The Strait of Hormuz question is particularly acute right now. Iran's leadership has publicly threatened to close the strait as a war measure — Iranian Deputy FM Saeed Khatibzadeh even used his address at the Raisina Dialogue in New Delhi this week to confirm that the strait has not been closed, but conspicuously declined to rule out a future closure. India's Foreign Secretary Vikram Misri's visit to the Iranian Embassy to sign the condolence book for Khamenei, and External Affairs Minister Jaishankar's phone calls with Iranian FM Araghchi, reflect New Delhi's careful diplomatic effort to ensure that if and when Iran does consider a Hormuz closure, India is not treated as a hostile party.
That diplomatic buffer explains why Iran has reportedly signalled that a potential Hormuz closure would target US, Israeli, and European energy routes specifically — not India's. But international trade does not respect diplomatic nuance. If the Strait of Hormuz closes to any significant traffic, LPG spot prices globally will spike, and India will pay more regardless.
The ₹60 hike of March 7, 2026 is, in this reading, not just a household budget shock. It is a down payment on the energy cost of a war India did not start, did not support, and cannot fully insulate itself from.
What This Means for Madhya Pradesh Households
Madhya Pradesh, where Bhopal's households have been dealing with the aftermath of the Bhagirathpura water tragedy and the general cost of living pressures, will feel this hike acutely. LPG is the primary cooking fuel for urban and semi-urban households across the state.

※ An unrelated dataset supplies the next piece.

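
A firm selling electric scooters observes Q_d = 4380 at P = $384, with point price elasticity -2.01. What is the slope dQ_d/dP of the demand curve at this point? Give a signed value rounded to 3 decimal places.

-22.927

Ed = (dQ_d/dP)·(P/Q_d) ⇒ dQ_d/dP = Ed·Q_d/P = (-2.01)·4380/384 = -22.92656…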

Bhopal, Indore, Gwalior, and Jabalpur will all see the ₹60 increase.
Rural households enrolled under Ujjwala Yojana will continue receiving the ₹300 per cylinder subsidy — but only for up to 12 refills a year. A household that uses more than one cylinder per month (approximately 12 cylinders per year) will effectively see the market price for top-up cylinders. With the market price now at ₹913 in Delhi and proportionally similar in MP's cities, the pinch is real.
For dhabas, small restaurants, and catering businesses relying on commercial cylinders, the cumulative ₹302.50 increase in commercial LPG prices in 2026 is a material business cost — one that will either be absorbed (reducing already-thin margins) or passed on to customers in the form of higher food prices.
Key Takeaways
- Domestic LPG (14.2 kg) cylinder price hiked by ₹60 across India from March 7, 2026 — the first domestic hike in 11 months (since April 2025, when it rose ₹50).
- Commercial LPG (19 kg) hiked by ₹114.50 from March 7, 2026; commercial prices have risen by approximately ₹302.50 in 2026 alone.
- New domestic prices: Delhi ₹913, Mumbai ₹912.50, Kolkata ₹939, Chennai ₹928.50, Noida ₹910.50.
- New commercial prices: Delhi ₹1,883, Mumbai ₹1,835, Kolkata ₹1,990, Chennai ₹2,043.50.
- Ujjwala Yojana beneficiaries retain ₹300 per cylinder subsidy for up to 12 refills per year.
- Hike driven by rising global energy costs following the US-Israel-Iran war and Strait of Hormuz disruption fears.
- India is importing ~20% of crude from Russia and 2.2 MTPA of LPG from the US Gulf Coast (January 2026 onwards) to diversify supply.
- Congress labelled PM Modi "Inflation Man" and cited the cumulative cost burden as evidence of anti-people governance.
- Panic cylinder bookings reported in some cities; government urged consumers not to hoard.